Choose Stream Buffers when:

You have a continuous byte stream
Message boundaries don’t matter or are handled externally
You’re streaming sensor data, audio, or protocol bytes
You want arbitrary chunk-sized reads/writes

Both primitives excel in scenarios involving DMA, high-speed communication, and real-time data processing where traditional queues would introduce excessive overhead or latency. By understanding their characteristics and best practices, you can design efficient data pipelines that maximize throughput while minimizing CPU overhead in your FreeRTOS-based embedded systems.

References

FreeRTOS Kernel Documentation, Message Buffer Management, https://www.freertos.org/Message-Buffers.html
FreeRTOS Kernel Documentation, Stream Buffer Management, https://www.freertos.org/Stream-Buffers.html
Richard Barry, FreeRTOS Reference Manual, FreeRTOS.org, 2023
ARM Limited, DMA Controller (DMAC) in Cortex-M Processors, ARM DDI 0484A
STMicroelectronics, STM32F7xx Reference Manual RM0385, Section 12 (DMA) and Section 27 (MDMA)
Leslie Lamport, Time, Clocks, and the Ordering of Events in a Distributed System, Communications of the ACM, 1978

Frequently Asked Questions

What is the difference between Message Buffers and Stream Buffers in FreeRTOS?

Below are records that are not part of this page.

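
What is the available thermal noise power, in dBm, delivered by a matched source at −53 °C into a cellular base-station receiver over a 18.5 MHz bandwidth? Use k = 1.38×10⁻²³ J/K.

T = −53 °C + 273.15 = 220.15 K
P_n = kTB = 1.38×10⁻²³ × 220.15 × 1.85×10⁷ = 5.62×10⁻¹⁴ W
In dBm: 10 log₁₀(5.62×10⁻¹⁴ / 10⁻³) = −102.5 dBm

−102.5 dBm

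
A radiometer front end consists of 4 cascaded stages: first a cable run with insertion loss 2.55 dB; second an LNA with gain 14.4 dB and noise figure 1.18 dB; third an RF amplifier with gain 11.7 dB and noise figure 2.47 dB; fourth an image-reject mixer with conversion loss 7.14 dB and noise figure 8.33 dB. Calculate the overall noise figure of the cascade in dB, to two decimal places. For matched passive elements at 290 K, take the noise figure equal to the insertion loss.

Convert to linear (a loss of L dB is a gain of −L dB): F_i = 10^(NF_i/10), G_i = 10^(G_i,dB/10)
  Stage 1: F_1 = 10^(2.55/10) = 1.799, G_1 = 10^(−2.55/10) = 0.5559
  Stage 2: F_2 = 10^(1.18/10) = 1.312, G_2 = 10^(14.4/10) = 27.54
  Stage 3: F_3 = 10^(2.47/10) = 1.766, G_3 = 10^(11.7/10) = 14.79
  Stage 4: F_4 = 10^(8.33/10) = 6.808, G_4 = 10^(−7.14/10) = 0.1932
Friis cascade:
  F = 1.799 + (1.312 − 1)/0.5559 + (1.766 − 1)/15.31 + (6.808 − 1)/226.5 = 2.436
NF = 10 log₁₀(2.436) = 3.87 dB

3.87 dB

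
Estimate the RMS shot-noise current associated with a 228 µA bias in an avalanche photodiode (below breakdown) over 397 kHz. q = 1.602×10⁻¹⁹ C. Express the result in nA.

5.39 nA

I_n = √(2qI·B)
2qI·B = 2 × 1.602×10⁻¹⁹ × 2.28×10⁻⁴ × 3.97×10⁵ = 2.90×10⁻¹⁷ A²
I_n = √(2.90×10⁻¹⁷) = 5.39×10⁻⁹ A = 5.39 nA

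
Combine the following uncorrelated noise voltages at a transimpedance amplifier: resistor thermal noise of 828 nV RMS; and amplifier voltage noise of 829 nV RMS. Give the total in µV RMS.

1.17 µV

Uncorrelated sources add in power (mean-square): V_tot = √(ΣV_i²)
V_tot = √[(8.28×10⁻⁷)² + (8.29×10⁻⁷)²] = 1.17×10⁻⁶ V = 1.17 µV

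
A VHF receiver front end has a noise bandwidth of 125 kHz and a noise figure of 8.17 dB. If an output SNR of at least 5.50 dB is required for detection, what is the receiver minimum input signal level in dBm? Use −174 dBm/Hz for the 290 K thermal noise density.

−109.4 dBm

Sensitivity = −174 + 10 log₁₀(B) + NF + SNR_min
= −174 + 50.97 + 8.17 + 5.50
= −109.36 dBm → −109.4 dBm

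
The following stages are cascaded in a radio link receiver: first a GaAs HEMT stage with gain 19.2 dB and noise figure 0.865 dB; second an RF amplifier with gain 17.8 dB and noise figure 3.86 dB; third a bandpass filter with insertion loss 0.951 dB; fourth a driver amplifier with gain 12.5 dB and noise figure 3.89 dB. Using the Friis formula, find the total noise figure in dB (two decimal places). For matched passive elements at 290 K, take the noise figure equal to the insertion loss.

0.93 dB

Convert to linear (a loss of L dB is a gain of −L dB): F_i = 10^(NF_i/10), G_i = 10^(G_i,dB/10)
  Stage 1: F_1 = 10^(0.865/10) = 1.220, G_1 = 10^(19.2/10) = 83.18
  Stage 2: F_2 = 10^(3.86/10) = 2.432, G_2 = 10^(17.8/10) = 60.26
  Stage 3: F_3 = 10^(0.951/10) = 1.245, G_3 = 10^(−0.951/10) = 0.8033
  Stage 4: F_4 = 10^(3.89/10) = 2.449, G_4 = 10^(12.5/10) = 17.78
Friis cascade:
  F = 1.220 + (2.432 − 1)/83.18 + (1.245 − 1)/5012 + (2.449 − 1)/4026 = 1.238
NF = 10 log₁₀(1.238) = 0.93 dB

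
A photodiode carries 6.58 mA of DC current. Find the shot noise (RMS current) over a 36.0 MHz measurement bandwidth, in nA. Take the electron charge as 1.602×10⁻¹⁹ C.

275 nA

I_n = √(2qI·B)
2qI·B = 2 × 1.602×10⁻¹⁹ × 6.58×10⁻³ × 3.60×10⁷ = 7.59×10⁻¹⁴ A²
I_n = √(7.59×10⁻¹⁴) = 2.75×10⁻⁷ A = 275 nA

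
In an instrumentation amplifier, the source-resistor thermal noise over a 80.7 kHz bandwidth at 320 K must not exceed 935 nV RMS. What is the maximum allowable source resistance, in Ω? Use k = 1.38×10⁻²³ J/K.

613 Ω

Johnson–Nyquist: V_n = √(4kTRB) ⇒ R = V_n² / (4kTB)
4kTB = 4 × 1.38×10⁻²³ × 320 × 8.07×10⁴ = 1.43×10⁻¹⁵
R = (9.35×10⁻⁷)² / 1.43×10⁻¹⁵ = 6.13×10² Ω = 613 Ω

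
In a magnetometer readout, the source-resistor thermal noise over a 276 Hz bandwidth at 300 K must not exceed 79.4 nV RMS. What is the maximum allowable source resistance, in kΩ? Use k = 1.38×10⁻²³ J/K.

1.38 kΩ

Johnson–Nyquist: V_n = √(4kTRB) ⇒ R = V_n² / (4kTB)
4kTB = 4 × 1.38×10⁻²³ × 300 × 2.76×10² = 4.57×10⁻¹⁸
R = (7.94×10⁻⁸)² / 4.57×10⁻¹⁸ = 1.38×10³ Ω = 1.38 kΩ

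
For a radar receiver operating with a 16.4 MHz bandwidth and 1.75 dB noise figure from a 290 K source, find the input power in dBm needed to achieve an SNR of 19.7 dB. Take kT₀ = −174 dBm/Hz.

−80.4 dBm

Sensitivity = −174 + 10 log₁₀(B) + NF + SNR_min
= −174 + 72.15 + 1.75 + 19.7
= −80.40 dBm → −80.4 dBm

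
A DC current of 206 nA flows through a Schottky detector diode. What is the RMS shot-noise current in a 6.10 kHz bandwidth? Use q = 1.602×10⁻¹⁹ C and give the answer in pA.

20.1 pA

I_n = √(2qI·B)
2qI·B = 2 × 1.602×10⁻¹⁹ × 2.06×10⁻⁷ × 6.10×10³ = 4.03×10⁻²² A²
I_n = √(4.03×10⁻²²) = 2.01×10⁻¹¹ A = 20.1 pA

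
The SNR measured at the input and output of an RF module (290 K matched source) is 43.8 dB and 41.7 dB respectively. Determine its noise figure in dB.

NF (dB) = SNR_in(dB) − SNR_out(dB) when the source is at T₀
NF = 43.8 − 41.7 = 2.1 dB

2.1 dB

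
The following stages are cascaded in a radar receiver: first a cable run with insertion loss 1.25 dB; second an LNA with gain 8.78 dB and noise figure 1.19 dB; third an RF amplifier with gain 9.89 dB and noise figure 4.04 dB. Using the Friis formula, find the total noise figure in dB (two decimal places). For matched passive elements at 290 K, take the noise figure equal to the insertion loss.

3.06 dB

Convert to linear (a loss of L dB is a gain of −L dB): F_i = 10^(NF_i/10), G_i = 10^(G_i,dB/10)
  Stage 1: F_1 = 10^(1.25/10) = 1.334, G_1 = 10^(−1.25/10) = 0.7499
  Stage 2: F_2 = 10^(1.19/10) = 1.315, G_2 = 10^(8.78/10) = 7.551
  Stage 3: F_3 = 10^(4.04/10) = 2.535, G_3 = 10^(9.89/10) = 9.750
Friis cascade:
  F = 1.334 + (1.315 − 1)/0.7499 + (2.535 − 1)/5.662 = 2.025
NF = 10 log₁₀(2.025) = 3.06 dB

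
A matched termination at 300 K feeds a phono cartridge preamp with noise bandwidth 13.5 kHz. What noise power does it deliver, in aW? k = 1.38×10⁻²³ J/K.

55.9 aW

P_n = kTB = 1.38×10⁻²³ × 300 × 1.35×10⁴ = 5.59×10⁻¹⁷ W = 55.9 aW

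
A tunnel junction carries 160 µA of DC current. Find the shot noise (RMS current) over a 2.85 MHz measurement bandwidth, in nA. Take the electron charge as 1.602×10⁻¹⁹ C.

I_n = √(2qI·B)
2qI·B = 2 × 1.602×10⁻¹⁹ × 1.60×10⁻⁴ × 2.85×10⁶ = 1.46×10⁻¹⁶ A²
I_n = √(1.46×10⁻¹⁶) = 1.21×10⁻⁸ A = 12.1 nA

12.1 nA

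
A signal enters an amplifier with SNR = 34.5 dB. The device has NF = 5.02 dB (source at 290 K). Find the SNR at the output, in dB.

By definition F = SNR_in/SNR_out, so in dB: SNR_out = SNR_in − NF
SNR_out = 34.5 − 5.02 = 29.48 dB

29.48 dB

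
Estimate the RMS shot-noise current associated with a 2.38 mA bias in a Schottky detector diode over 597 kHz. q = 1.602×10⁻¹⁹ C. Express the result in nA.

21.3 nA

I_n = √(2qI·B)
2qI·B = 2 × 1.602×10⁻¹⁹ × 2.38×10⁻³ × 5.97×10⁵ = 4.55×10⁻¹⁶ A²
I_n = √(4.55×10⁻¹⁶) = 2.13×10⁻⁸ A = 21.3 nA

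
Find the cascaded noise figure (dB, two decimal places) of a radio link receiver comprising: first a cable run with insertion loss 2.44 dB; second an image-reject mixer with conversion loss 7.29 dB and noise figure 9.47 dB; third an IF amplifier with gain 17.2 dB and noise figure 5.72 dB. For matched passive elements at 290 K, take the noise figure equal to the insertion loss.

Convert to linear (a loss of L dB is a gain of −L dB): F_i = 10^(NF_i/10), G_i = 10^(G_i,dB/10)
  Stage 1: F_1 = 10^(2.44/10) = 1.754, G_1 = 10^(−2.44/10) = 0.5702
  Stage 2: F_2 = 10^(9.47/10) = 8.851, G_2 = 10^(−7.29/10) = 0.1866
  Stage 3: F_3 = 10^(5.72/10) = 3.733, G_3 = 10^(17.2/10) = 52.48
Friis cascade:
  F = 1.754 + (8.851 − 1)/0.5702 + (3.733 − 1)/0.1064 = 41.20
NF = 10 log₁₀(41.20) = 16.15 dB

16.15 dB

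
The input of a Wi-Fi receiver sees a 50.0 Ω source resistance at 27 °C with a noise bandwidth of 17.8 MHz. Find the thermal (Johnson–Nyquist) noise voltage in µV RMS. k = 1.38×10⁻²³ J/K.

T = 27 °C + 273.15 = 300.15 K
V_n = √(4kTRB)
4kTRB = 4 × 1.38×10⁻²³ × 300.15 × 5.00×10¹ × 1.78×10⁷ = 1.47×10⁻¹¹ V²
V_n = √(1.47×10⁻¹¹) = 3.84×10⁻⁶ V = 3.84 µV

3.84 µV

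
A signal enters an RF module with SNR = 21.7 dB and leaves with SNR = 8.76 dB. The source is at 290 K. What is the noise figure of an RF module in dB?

12.94 dB

NF (dB) = SNR_in(dB) − SNR_out(dB) when the source is at T₀
NF = 21.7 − 8.76 = 12.94 dB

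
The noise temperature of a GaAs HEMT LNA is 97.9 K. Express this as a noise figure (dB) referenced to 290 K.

1.26 dB

F = 1 + T_e/T₀ = 1 + 97.9/290 = 1.33759
NF = 10 log₁₀(1.33759) = 1.26 dB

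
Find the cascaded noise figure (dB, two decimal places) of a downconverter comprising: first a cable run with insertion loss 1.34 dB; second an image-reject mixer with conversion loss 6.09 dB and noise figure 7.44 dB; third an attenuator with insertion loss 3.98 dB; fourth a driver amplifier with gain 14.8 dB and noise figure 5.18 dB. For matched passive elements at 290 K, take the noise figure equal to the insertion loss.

Convert to linear (a loss of L dB is a gain of −L dB): F_i = 10^(NF_i/10), G_i = 10^(G_i,dB/10)
  Stage 1: F_1 = 10^(1.34/10) = 1.361, G_1 = 10^(−1.34/10) = 0.7345
  Stage 2: F_2 = 10^(7.44/10) = 5.546, G_2 = 10^(−6.09/10) = 0.2460
  Stage 3: F_3 = 10^(3.98/10) = 2.500, G_3 = 10^(−3.98/10) = 0.3999
  Stage 4: F_4 = 10^(5.18/10) = 3.296, G_4 = 10^(14.8/10) = 30.20
Friis cascade:
  F = 1.361 + (5.546 − 1)/0.7345 + (2.500 − 1)/0.1807 + (3.296 − 1)/0.07228 = 47.62
NF = 10 log₁₀(47.62) = 16.78 dB

16.78 dB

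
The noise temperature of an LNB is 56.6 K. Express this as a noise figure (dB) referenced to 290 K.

F = 1 + T_e/T₀ = 1 + 56.6/290 = 1.19517
NF = 10 log₁₀(1.19517) = 0.774 dB

0.774 dB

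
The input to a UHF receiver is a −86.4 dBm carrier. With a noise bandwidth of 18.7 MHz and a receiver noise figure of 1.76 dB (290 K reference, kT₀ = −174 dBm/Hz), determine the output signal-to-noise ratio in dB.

13.1 dB

Noise floor: N = −174 + 10 log₁₀(B) + NF
10 log₁₀(1.87×10⁷) = 72.72 dB
N = −174 + 72.72 + 1.76 = −99.52 dBm
SNR = P_sig − N = −86.4 − (−99.52) = 13.12 dB → 13.1 dB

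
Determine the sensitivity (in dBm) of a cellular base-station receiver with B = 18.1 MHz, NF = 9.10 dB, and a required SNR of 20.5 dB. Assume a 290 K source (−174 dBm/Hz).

−71.8 dBm

Sensitivity = −174 + 10 log₁₀(B) + NF + SNR_min
= −174 + 72.58 + 9.10 + 20.5
= −71.82 dBm → −71.8 dBm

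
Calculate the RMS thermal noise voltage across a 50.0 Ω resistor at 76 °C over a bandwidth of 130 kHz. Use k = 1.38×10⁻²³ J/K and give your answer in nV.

T = 76 °C + 273.15 = 349.15 K
V_n = √(4kTRB)
4kTRB = 4 × 1.38×10⁻²³ × 349.15 × 5.00×10¹ × 1.30×10⁵ = 1.25×10⁻¹³ V²
V_n = √(1.25×10⁻¹³) = 3.54×10⁻⁷ V = 354 nV

354 nV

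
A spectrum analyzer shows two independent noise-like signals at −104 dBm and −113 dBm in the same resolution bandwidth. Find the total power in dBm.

−103.5 dBm

Convert to linear, add, convert back:
P₁ = 3.98×10⁻¹⁴ W, P₂ = 5.01×10⁻¹⁵ W
P_tot = 4.48×10⁻¹⁴ W → 10 log₁₀(P_tot / 10⁻³) = −103.5 dBm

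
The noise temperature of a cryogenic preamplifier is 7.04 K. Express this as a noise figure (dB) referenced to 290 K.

0.104 dB

F = 1 + T_e/T₀ = 1 + 7.04/290 = 1.02428
NF = 10 log₁₀(1.02428) = 0.104 dB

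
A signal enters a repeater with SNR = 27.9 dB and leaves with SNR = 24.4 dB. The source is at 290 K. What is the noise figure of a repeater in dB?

NF (dB) = SNR_in(dB) − SNR_out(dB) when the source is at T₀
NF = 27.9 − 24.4 = 3.5 dB

3.5 dB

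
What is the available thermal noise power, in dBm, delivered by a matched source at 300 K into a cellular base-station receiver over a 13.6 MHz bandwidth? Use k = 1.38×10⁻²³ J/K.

P_n = kTB = 1.38×10⁻²³ × 300 × 1.36×10⁷ = 5.63×10⁻¹⁴ W
In dBm: 10 log₁₀(5.63×10⁻¹⁴ / 10⁻³) = −102.5 dBm

−102.5 dBm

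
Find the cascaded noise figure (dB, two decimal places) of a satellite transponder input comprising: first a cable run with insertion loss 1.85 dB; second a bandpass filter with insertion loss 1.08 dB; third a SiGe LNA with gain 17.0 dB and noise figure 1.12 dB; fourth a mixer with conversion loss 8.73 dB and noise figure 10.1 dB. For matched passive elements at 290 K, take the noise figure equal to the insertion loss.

Convert to linear (a loss of L dB is a gain of −L dB): F_i = 10^(NF_i/10), G_i = 10^(G_i,dB/10)
  Stage 1: F_1 = 10^(1.85/10) = 1.531, G_1 = 10^(−1.85/10) = 0.6531
  Stage 2: F_2 = 10^(1.08/10) = 1.282, G_2 = 10^(−1.08/10) = 0.7798
  Stage 3: F_3 = 10^(1.12/10) = 1.294, G_3 = 10^(17.0/10) = 50.12
  Stage 4: F_4 = 10^(10.1/10) = 10.23, G_4 = 10^(−8.73/10) = 0.1340
Friis cascade:
  F = 1.531 + (1.282 − 1)/0.6531 + (1.294 − 1)/0.5093 + (10.23 − 1)/25.53 = 2.903
NF = 10 log₁₀(2.903) = 4.63 dB

4.63 dB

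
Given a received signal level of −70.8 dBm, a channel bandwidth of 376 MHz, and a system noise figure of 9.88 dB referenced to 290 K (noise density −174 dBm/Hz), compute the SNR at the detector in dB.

Noise floor: N = −174 + 10 log₁₀(B) + NF
10 log₁₀(3.76×10⁸) = 85.75 dB
N = −174 + 85.75 + 9.88 = −78.37 dBm
SNR = P_sig − N = −70.8 − (−78.37) = 7.57 dB → 7.6 dB

7.6 dB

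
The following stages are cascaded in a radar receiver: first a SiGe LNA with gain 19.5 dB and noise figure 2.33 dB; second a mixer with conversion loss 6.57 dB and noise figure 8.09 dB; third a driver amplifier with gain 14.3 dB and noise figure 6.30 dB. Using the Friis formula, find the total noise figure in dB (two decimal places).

2.87 dB

Convert to linear (a loss of L dB is a gain of −L dB): F_i = 10^(NF_i/10), G_i = 10^(G_i,dB/10)
  Stage 1: F_1 = 10^(2.33/10) = 1.710, G_1 = 10^(19.5/10) = 89.13
  Stage 2: F_2 = 10^(8.09/10) = 6.442, G_2 = 10^(−6.57/10) = 0.2203
  Stage 3: F_3 = 10^(6.30/10) = 4.266, G_3 = 10^(14.3/10) = 26.92
Friis cascade:
  F = 1.710 + (6.442 − 1)/89.13 + (4.266 − 1)/19.63 = 1.937
NF = 10 log₁₀(1.937) = 2.87 dB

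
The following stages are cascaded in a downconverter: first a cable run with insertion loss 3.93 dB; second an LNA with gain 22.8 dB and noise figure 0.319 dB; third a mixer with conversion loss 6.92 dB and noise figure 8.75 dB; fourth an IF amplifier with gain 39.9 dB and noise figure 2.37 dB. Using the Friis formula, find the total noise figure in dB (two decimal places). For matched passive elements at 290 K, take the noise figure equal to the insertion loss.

Convert to linear (a loss of L dB is a gain of −L dB): F_i = 10^(NF_i/10), G_i = 10^(G_i,dB/10)
  Stage 1: F_1 = 10^(3.93/10) = 2.472, G_1 = 10^(−3.93/10) = 0.4046
  Stage 2: F_2 = 10^(0.319/10) = 1.076, G_2 = 10^(22.8/10) = 190.5
  Stage 3: F_3 = 10^(8.75/10) = 7.499, G_3 = 10^(−6.92/10) = 0.2032
  Stage 4: F_4 = 10^(2.37/10) = 1.726, G_4 = 10^(39.9/10) = 9772
Friis cascade:
  F = 2.472 + (1.076 − 1)/0.4046 + (7.499 − 1)/77.09 + (1.726 − 1)/15.67 = 2.791
NF = 10 log₁₀(2.791) = 4.46 dB

4.46 dB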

Message Buffers are designed for discrete, variable-length messages where each send/write operation corresponds to a complete message. Stream Buffers are designed for a continuous stream of bytes where the concept of individual messages doesn't exist - data can be read/write in any byte-aligned chunks.

When should I use Stream Buffers instead of Message Buffers?

Use Stream Buffers when you have a continuous data stream like audio samples, sensor data logging, or protocol byte streams where you don't need message boundaries. Use Message Buffers when you need to send discrete packets, commands, or structured data where each buffer operation represents a complete logical message.

Are Message Buffers and Stream Buffers interrupt-safe?

Yes, both Message Buffers and Stream Buffers are designed to be used from interrupt service routines (ISRs) without disabling interrupts. They provide ISR-safe APIs like xMessageBufferSendFromISR() and xStreamBufferSendFromISR() that can be called from interrupt context to send data directly to tasks.